Mercedes investiert 7 Milliarden Dollar in den USA und verlagert GLC-Produktion nach Alabama

Mercedes-Benz baut sein US-Geschäft deutlich aus. Der Stuttgarter Autobauer kündigte am Dienstag im Werk Tuscaloosa im Bundesstaat Alabama zusätzliche Investitionen von sieben Milliarden Dollar an, während allein vier Milliarden Dollar bis 2030 an den Standort fließen sollen. Anlass war die Vorstellung überarbeiteter GLE- und GLS-Modelle, doch im Kern reagiert der Konzern auf ein verschärftes Handelsumfeld mit höheren US-Zöllen auf Autoimporte aus Europa. Die wichtigste Folge: Mercedes stärkt seine Fertigung in den Vereinigten Staaten und will deshalb künftig auch die nächste Generation des Mittelklasse-SUV GLC in Alabama bauen. Für Produktion, Lieferketten und Marktstrategie ist das ein zentraler Schritt, weil die USA trotz der neuen Hürden einer der wichtigsten Zukunftsmärkte des Unternehmens bleiben.#


Zölle erhöhen den Druck auf europäische Exporte

Der Ausbau der US-Produktion ist vor allem eine Antwort auf die neuen Importzölle. Seit August fallen auf Autoexporte aus Europa in die USA 15 Prozent Zoll an, während zuvor nur 2,5 Prozent galten. Dadurch steigen die Kosten spürbar, und deshalb gewinnt die Fertigung direkt vor Ort für Mercedes weiter an Bedeutung.

Mercedes investiert 7 Milliarden Dollar in das Werk Tuscaloosa in den USA und verlagert die GLC-Produktion von Bremen nach Alabama
Mercedes investiert 7 Milliarden Dollar in das Werk Tuscaloosa in den USA und verlagert die GLC-Produktion von Bremen nach Alabama

US-Chef Jason Hoff stellte die Stoßrichtung klar vor. „Wir werden unser Geschäft weiter ausbauen“, sagte er vor Reportern in Alabama. Mercedes wolle zudem sicherstellen, dass Fahrzeuge „mit deutscher Ingenieurkunst hier in den Vereinigten Staaten zu einem wettbewerbsfähigen Preis gebaut werden“. Das zeigt, dass der Konzern seine Präsenz nicht nur absichern, sondern zugleich wirtschaftlich robuster machen will.
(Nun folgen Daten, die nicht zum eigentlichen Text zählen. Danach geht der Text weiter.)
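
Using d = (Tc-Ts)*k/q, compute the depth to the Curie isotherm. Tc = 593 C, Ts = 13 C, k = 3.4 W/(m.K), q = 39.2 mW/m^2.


T_Curie - T_surf = 593 - 13 = 580 C
Convert q to W/m^2: 39.2 mW/m^2 = 0.0392 W/m^2
d = 580 * 3.4 / 0.0392 = 50306.12 m

50306.12


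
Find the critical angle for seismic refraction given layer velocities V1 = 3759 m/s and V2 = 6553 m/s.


V1/V2 = 3759/6553 = 0.57363
theta_c = arcsin(0.57363) = 35.0038 degrees

35.0038


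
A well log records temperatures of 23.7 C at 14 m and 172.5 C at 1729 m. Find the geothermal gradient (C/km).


dT = 172.5 - 23.7 = 148.8 C
dz = 1729 - 14 = 1715 m
gradient = dT/dz * 1000 = 148.8/1715 * 1000 = 86.7638 C/km

86.7638


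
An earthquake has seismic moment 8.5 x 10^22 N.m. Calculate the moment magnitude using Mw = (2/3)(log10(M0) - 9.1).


log10(M0) = log10(8.5 x 10^22) = 22.9294
Mw = 2/3 * (22.9294 - 9.1)
= 2/3 * 13.8294
= 9.22

9.22


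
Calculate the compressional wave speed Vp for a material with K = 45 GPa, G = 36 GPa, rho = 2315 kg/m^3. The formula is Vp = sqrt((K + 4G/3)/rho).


First compute the effective modulus:
K + 4G/3 = 45e9 + 4*36e9/3 = 93000000000.0 Pa
Then divide by density:
93000000000.0 / 2315 = 40172786.1771 Pa/(kg/m^3)
Take the square root:
Vp = sqrt(40172786.1771) = 6338.2 m/s

6338.2


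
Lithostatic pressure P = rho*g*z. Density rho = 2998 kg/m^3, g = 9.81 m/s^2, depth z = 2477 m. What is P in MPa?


P = rho * g * z / 1e6
= 2998 * 9.81 * 2477 / 1e6
= 72849511.26 / 1e6
= 72.8495 MPa

72.8495


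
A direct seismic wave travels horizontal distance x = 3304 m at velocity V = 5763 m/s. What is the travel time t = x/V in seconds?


t = x / V
= 3304 / 5763
= 0.5733 s

0.5733


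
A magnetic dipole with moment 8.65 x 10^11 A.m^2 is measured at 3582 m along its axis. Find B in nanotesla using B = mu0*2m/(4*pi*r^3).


m = 8.65 x 10^11 = 865000000000 A.m^2
2m = 1730000000000 A.m^2
r^3 = 3582^3 = 45959653368
B = (4pi*10^-7) * 1730000000000 / (4*pi * 45959653368) * 1e9
= 2173982.116284 / 577546037529.77 * 1e9
= 3764.1711 nT

3764.1711


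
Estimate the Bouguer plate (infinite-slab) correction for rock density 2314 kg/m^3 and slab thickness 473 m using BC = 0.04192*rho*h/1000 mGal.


BC = 0.04192 * rho * h / 1000
= 0.04192 * 2314 * 473 / 1000
= 45.8824 mGal

45.8824


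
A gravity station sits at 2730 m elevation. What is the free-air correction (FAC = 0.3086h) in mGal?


FAC = 0.3086 * h
= 0.3086 * 2730
= 842.478 mGal

842.478


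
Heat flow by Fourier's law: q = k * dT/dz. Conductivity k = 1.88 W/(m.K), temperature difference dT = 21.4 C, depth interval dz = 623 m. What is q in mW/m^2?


q = k * dT / dz * 1000
= 1.88 * 21.4 / 623 * 1000
= 0.064578 * 1000
= 64.5778 mW/m^2

64.5778


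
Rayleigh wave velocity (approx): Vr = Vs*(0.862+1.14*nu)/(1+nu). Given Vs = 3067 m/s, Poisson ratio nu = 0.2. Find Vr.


Numerator factor = 0.862 + 1.14*0.2 = 1.09
Denominator = 1 + 0.2 = 1.2
Vr = 3067 * 1.09 / 1.2 = 2785.86 m/s

2785.86


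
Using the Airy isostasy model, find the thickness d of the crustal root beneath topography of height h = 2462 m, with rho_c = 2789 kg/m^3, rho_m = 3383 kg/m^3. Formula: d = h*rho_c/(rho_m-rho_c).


rho_m - rho_c = 3383 - 2789 = 594
d = 2462 * 2789 / 594
= 6866518 / 594
= 11559.79 m

11559.79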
Tuscaloosa wird für Mercedes noch wichtiger

Das Werk in Tuscaloosa gehört schon heute zu den wichtigsten Standorten des Herstellers. Dort entstehen unter anderem die SUV-Modelle GLE, GLS und GLE Coupé, während auch Elektromodelle sowie Versionen von AMG und Maybach vom Band laufen. Die Fahrzeuge gehen sowohl in den US-Markt als auch in den weltweiten Export, und deshalb hat der Standort für Mercedes eine doppelte Funktion.

Von den nun angekündigten sieben Milliarden Dollar sollen allein vier Milliarden Dollar bis 2030 nach Tuscaloosa fließen. Hoff erklärte, das Geld gehe in „neue Produkte, neue Infrastruktur und die großartigen Mitarbeiter von Mercedes“, nannte jedoch keine Einzelprojekte. Klar ist trotzdem die Richtung, denn Mercedes will Kapazitäten stärken und den Standort weiter ausbauen. Der Konzern hat nach eigenen Angaben zudem schon in den vergangenen zehn Jahren im Schnitt eine Milliarde Dollar pro Jahr in den USA investiert.

Mercedes will GLC künftig direkt in den USA bauen

Besonders wichtig ist die geplante Verlagerung beim GLC. Die nächste Generation des Mittelklasse-SUV soll künftig in den USA produziert werden, obwohl das Modell bisher im Werk Bremen gebaut wird. Mercedes senkt damit seine Abhängigkeit von Importen, und zugleich reagiert der Hersteller direkt auf die gestiegenen Zollkosten.

Der GLC spielt für den US-Markt eine Schlüsselrolle. Er gehört zu den meistverkauften Mercedes-Modellen in den Vereinigten Staaten und wird so häufig wie kein anderes Modell in die USA exportiert. Hoff sprach deshalb von der Fortsetzung der „Lokalisierungsstrategie“. Mit der zusätzlichen GLC-Produktion würden fortan „alle unsere wichtigsten SUV-Modelle hier in Tuscaloosa gebaut und für den US-Markt bereitstehen“. Parallel dazu präsentierte Mercedes die überarbeiteten GLE- und GLS-Modelle, die vor allem im Innenraum größere Veränderungen erhalte. Dazu sollen erhalten die neuen Modelle mit MB.OS eine verbesserte Softwarearchitektur.